四月十六日 引率外出 その2

京阪電車に揺られる私は読書をして時間を潰していた。班員とはあまり会話はしないようにしていた。

出来るだけ浅く、人間関係なんぞ浅いに越したことはないのだ。ちなみに私は浅漬けが大好きだが今の話には全く関係ない。

「森川、何の本を読んでいるんだ?」

班長はメンバーの結束を高める為に私を会話に引き入れるべく暗躍した。 だが地雷を踏んだことを彼は身を持って知ることになる。

「……自衛隊員が恋人に会う為に脱柵する話です」

ちなみに私の読んでいるこの本『クジラの彼(有川浩著)』によれば自衛隊において 駐屯地から不法に抜け出すことを『脱走』という表現はしないようで、 その経緯に関しては不明であるが『脱柵』と言うらしい。なんというかいよいよ囚人のような扱いになってきたようである。

「そ、そんなに嫌いか?自衛隊……」

石山班長は苦笑いしたが内心ドキリとしたに違いない。 班員が脱柵して駐屯地を脱け出そうものならば犯人は勿論のこと班長も処分されるのだ。班長は大いに焦っただろう。
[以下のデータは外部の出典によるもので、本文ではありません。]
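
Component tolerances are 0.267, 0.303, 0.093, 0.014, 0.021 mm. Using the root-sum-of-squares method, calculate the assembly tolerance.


RSS = sqrt(0.267^2 + 0.303^2 + 0.093^2 + 0.014^2 + 0.021^2)
= sqrt(0.172384)
= 0.4152

0.4152


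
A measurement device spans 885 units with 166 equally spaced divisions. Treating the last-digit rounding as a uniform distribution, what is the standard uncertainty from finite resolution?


resolution = range / divisions
resolution = 885 / 166 = 5.3313253
u_res = resolution / (2*sqrt(3))
u_res = 5.3313253 / 3.4641016
u_res = 1.5390

1.5390


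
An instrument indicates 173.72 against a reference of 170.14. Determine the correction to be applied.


Correction = standard - reading
= 170.14 - 173.72
= -3.5800

-3.5800


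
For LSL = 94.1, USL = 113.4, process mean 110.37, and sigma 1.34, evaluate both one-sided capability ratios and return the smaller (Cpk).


Cpu = (USL - mean) / (3*sigma) = (113.4 - 110.37) / (3*1.34) = 0.7537
Cpl = (mean - LSL) / (3*sigma) = (110.37 - 94.1) / (3*1.34) = 4.0473
Cpk = min(Cpu, Cpl) = 0.7537

0.7537


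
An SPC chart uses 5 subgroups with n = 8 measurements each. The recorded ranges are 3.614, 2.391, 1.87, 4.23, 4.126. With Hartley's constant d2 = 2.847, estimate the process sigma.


R_bar = (3.614 + 2.391 + 1.87 + 4.23 + 4.126) / 5
R_bar = 16.231 / 5 = 3.2462
sigma_hat = R_bar / d2 = 3.2462 / 2.847 = 1.1402

1.1402


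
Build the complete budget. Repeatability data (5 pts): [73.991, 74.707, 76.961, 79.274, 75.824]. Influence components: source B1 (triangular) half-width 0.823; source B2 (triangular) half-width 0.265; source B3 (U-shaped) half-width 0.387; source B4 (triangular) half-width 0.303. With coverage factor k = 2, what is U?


mean = (73.991 + 74.707 + 76.961 + 79.274 + 75.824) / 5 = 76.1514
s = sqrt(sum((x - mean)^2)/(n-1)) = 2.0776726
u_A = s / sqrt(n) = 2.0776726 / sqrt(5) = 0.92916343
u_B1 = 0.823 / sqrt(6) = 0.33598834
u_B2 = 0.265 / sqrt(6) = 0.1081858
u_B3 = 0.387 / sqrt(2) = 0.27365032
u_B4 = 0.303 / sqrt(6) = 0.12369923
uc = sqrt(0.92916343^2 + 0.33598834^2 + 0.1081858^2 + 0.27365032^2 + 0.12369923^2) = 1.038327
U = k * uc = 2 * 1.038327
U = 2.0767

2.0767


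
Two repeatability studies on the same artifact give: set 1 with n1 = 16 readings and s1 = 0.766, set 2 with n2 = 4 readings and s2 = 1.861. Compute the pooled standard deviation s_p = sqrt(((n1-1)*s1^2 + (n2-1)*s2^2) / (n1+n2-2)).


s_p = sqrt(((n1-1)*s1^2 + (n2-1)*s2^2) / (n1+n2-2))
numerator = (16-1)*0.766^2 + (4-1)*1.861^2 = 8.80134 + 10.389963 = 19.191303
denominator = 16 + 4 - 2 = 18
s_p^2 = 19.191303 / 18 = 1.0661835
s_p = sqrt(1.0661835) = 1.0326

1.0326


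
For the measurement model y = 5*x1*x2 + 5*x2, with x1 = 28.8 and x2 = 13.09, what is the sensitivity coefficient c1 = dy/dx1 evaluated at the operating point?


y = 5*x1*x2 + 5*x2
dy/dx1 = 5*x2
Evaluate at x2 = 13.09: c1 = 5 * 13.09
c1 = 65.4500

65.4500


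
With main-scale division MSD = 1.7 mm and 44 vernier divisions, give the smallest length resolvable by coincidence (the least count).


LC = MSD / n_div
= 1.7 / 44
= 0.0386

0.0386


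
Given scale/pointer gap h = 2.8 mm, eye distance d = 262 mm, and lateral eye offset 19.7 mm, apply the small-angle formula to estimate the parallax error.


error = h * offset / d
= 2.8 * 19.7 / 262
= 0.2105

0.2105


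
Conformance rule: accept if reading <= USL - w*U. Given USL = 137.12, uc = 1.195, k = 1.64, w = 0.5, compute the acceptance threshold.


U = k * uc = 1.64 * 1.195 = 1.9598
guard band g = w * U = 0.5 * 1.9598 = 0.9799
AL = USL - g = 137.12 - 0.9799
AL = 136.1401

136.1401


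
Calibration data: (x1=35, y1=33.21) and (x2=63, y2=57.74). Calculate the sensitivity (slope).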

電車を三条河原町駅で降りた私はおもむろに集合求人誌を手に取ってみた。 そういえば私は自衛隊に入る前は結婚式場でアルバイトをしていた。冠婚葬祭なら十分勤まるだろう。

「……やはり京都は都会ですね。仙台よりも自給が高い」

「頼むから辞めてくれ!」

石山班長がこれ程焦っていたのは後にも先にもこの時くらいである。